You need a waiver if you wish to fly at night. Likewise, if you wish to fly over people or fly from a moving vehicle, you will also need a waiver. There is no arguing the fact that Part 107 allows for significant drone operations. But, sadly Part 107 falls short of letting the drone industry truly take flight.
The lack of BVLOS operations in the drone world further substantiates this argument. BVLOS operations state that a drone can be flown beyond visual line of sight. That may seem worrisome to most, but believe it or not, the definition of line of sight is rather vague. A pilot must be able to see the drone without aid from ancillary equipment such as glasses or binoculars.
Yes, it can. But only if the FAA would come up with a system to allow BVLOS operations. Let’s say the FAA would allow drone pilots to fly within 3 miles of their current position if certain safety protocols were met. Well so far, the chances of that happening are less than 1%. The data actually shows your chances of this happening are around 1%.
Why is this so important? Well, there are plenty of federal contracts and private businesses that wish to take advantage of drone operations. But if the operation must stay within 2250 feet of the operator… it makes business impossible.
Here is the example: If Drone U wanted to map the shoreline of South Carolina, we would have to pack up and move our operations every 2250 feet. This would make our operation extremely time-consuming as we would have to move our base station every quarter hour. Operational inefficiencies would result in loss of value of drone operations as a whole.

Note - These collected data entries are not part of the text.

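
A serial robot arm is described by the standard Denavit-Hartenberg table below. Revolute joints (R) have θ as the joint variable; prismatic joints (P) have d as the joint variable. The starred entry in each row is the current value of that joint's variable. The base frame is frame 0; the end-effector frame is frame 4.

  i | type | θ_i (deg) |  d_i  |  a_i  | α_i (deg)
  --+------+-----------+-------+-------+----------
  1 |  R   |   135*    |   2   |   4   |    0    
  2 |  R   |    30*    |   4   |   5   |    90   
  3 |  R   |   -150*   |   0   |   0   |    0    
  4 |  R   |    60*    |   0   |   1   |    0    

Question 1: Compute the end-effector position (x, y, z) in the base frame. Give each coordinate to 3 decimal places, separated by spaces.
after link 1: o_1 = (-2.8284, 2.8284, 2.0000)
after link 2: o_2 = (-7.6581, 4.1225, 6.0000)
after link 3: o_3 = (-7.6581, 4.1225, 6.0000)
after link 4: o_4 = (-7.6581, 4.1225, 5.0000)

-7.658 4.123 5.000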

Let us consider one more instance. Let’s say we wanted to fly Lidar and map the beach line, I would have to move about every 12 minutes. This would make the operation burdensome and almost impossible to compete with a helicopter. It is currently possible for Lidar to fly up to an hour at a time, which could cover a few miles, and up to ten depending on weather conditions. If the FAA were to permit BVLOS operations, the drone guys could offer a cost-effective solution in comparison to a helicopter. Helicopters provide less accurate data without ground control points to reference GPS accuracy. So truly the best data comes from UAV’s at this point… and yet we cannot legally fly these missions or have drone delivery.
Additionally, unless BVLOS waivers are systematized, operations like Amazon’s Drone delivery or UPS drone delivery cannot happen.
Flying BVLOS would allow smaller operations and larger operations to acquire operations and open up the world to autonomous applications. These applications could serve thousands of businesses across the globe.
Construction companies, engineering firms, surveyors, distributors, service businesses and so many more would truly be able to offer more cost-effective solutions to everyday business problems.
So, from BVLOS operations to nighttime operations and flight over people, what are you actual chances of acquiring a Part 107 waiver? A measly 4%. Thanks to the help of Mark Williams, we took the data from the FAA symposium and put all the data into one easy to read image.
We will be testing new systems to acquire BVLOS waivers in the hope we can help the FAA figure out a system for granting these waivers.